En réponse à l’aggravation de la crise touchant tous les producteurs alimentaires à petite échelle et autres travailleurs, plusieurs mouvements de pêcheurs et alliés se sont lancés dans une stratégie différente. Suite aux novateurs tribunaux populaires sur l’économie océanique tenus dans cinq pays asiatiques en 2020/2021, des mouvements du monde entier intensifient la collecte de témoignages et la conduite de plus de tribunaux populaires sur les questions relatives aux océans et aux pêches afin de mettre en évidence le sort des pêcheurs et de dénoncer les acteurs responsables. L’IYAFA (Année internationale de la pêche artisanale et de l’aquaculture) peut servir de moment clé.
Encadré 4
L’accaparement des océans : un récit politique pour les artisans pêcheurs
En 2012, le Forum mondial des peuples pêcheurs (WFFP) et ses alliés se sont lancés dans une tentative novatrice pour discuter de l’accaparement des océans, accroître la prise de conscience et renforcer la résistance mondiale contre l’expropriation sans cesse croissante des communautés de pêcheurs et la destruction de la nature. Le résultat, objet d’un rapport, a également prédit la montée et la menace du paradigme de l’économie bleue. Depuis lors, ce « mantra émergent » a capturé presque tous les espaces et institutions qui abordent la thématique de l’océan : d’innombrables conférences « bleues » et de nombreux gouvernements, ONG et institutions universitaires facilitent activement la croissance des paradigmes « bleus ». La pandémie a également été l’occasion pour ces acteurs et le monde de l’entreprise de « saisir l’occasion » et d’ancrer le récit bleu au moyen de nouvelles législations sans processus démocratique. Les espaces bleus mondiaux tels que la Conférence des Nations Unies sur les océans en 2022 ont également été « capturés », tandis que la reconnaissance et la représentation des artisans pêcheurs et des travailleurs des pêcheurs restent largement ignorées, ou carrément exclues.

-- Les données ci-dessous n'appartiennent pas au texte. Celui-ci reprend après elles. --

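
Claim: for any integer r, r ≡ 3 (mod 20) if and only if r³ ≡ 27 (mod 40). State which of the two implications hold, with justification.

Only the converse holds.

(⇒) This fails: take r = 23. Then 23 ≡ 3 (mod 20), but 23³ = 12167 ≡ 7 (mod 40), not 27.

(⇐) Conversely, the residues r modulo 40 with r³ ≡ 27 (mod 40) are exactly {3}, and each is ≡ 3 (mod 20).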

Selon Naseegh Jaffer, ancien secrétaire général du WFFP, « les conversations sur l’océan ont été récupérées par d’autres ». Les gouvernements et les entreprises utilisent un langage bleu « océan » qui domine aujourd’hui. De nombreux espaces, où les mouvements de pêcheurs avaient réussi à articuler leurs interprétations, ont été repris par d’autres. La FAO invite les entités moins orientées vers la lutte et plus théoriques et académiques à faire entendre la voix des mouvements, alors que la représentation desdit mouvements est en train d’être réprimée ». Nadine Nembhard, Secrétaire générale du WFFP, a déclaré que « c’est le moment pour nous de revitaliser l’accaparement des océans en tant que récit. Nous sommes à l’IYAFA et aussi dans l’année précédant notre prochaine assemblée générale. C’est un bon moment pour redonner vie aux conversations sur l’accaparement de l’océan ».

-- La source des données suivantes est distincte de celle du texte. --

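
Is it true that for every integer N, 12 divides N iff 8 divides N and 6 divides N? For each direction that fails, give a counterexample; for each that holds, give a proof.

(←) Suppose 8 ∣ N and 6 ∣ N. Any common multiple of 8 and 6 is a multiple of their lcm; here lcm(8, 6) = 8·6/gcd(8, 6) = 48/2 = 24, so 24 ∣ N. Since 12 ∣ 24, it follows that 12 ∣ N.

(→) This fails: take N = 12. Certainly 12 ∣ 12, but 8 ∤ 12.

The forward direction fails; the converse holds.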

En Inde, l’accaparement des océans est le narratif utilisé par les mouvements de pêcheurs dans leur résistance et pour exiger réparation en cas de violations des droits de l’homme et la restauration de la nature et des territoires. Comme le dit Jones Spartagus, le National Fishworkers Forum (NFF), « l’accaparement de l’océan devrait être placé au centre des tribunaux populaires. Grâce aux tribunaux populaires, nous pouvons retrouver notre langage visant à affirmer la souveraineté de notre peuple de pêcheurs ».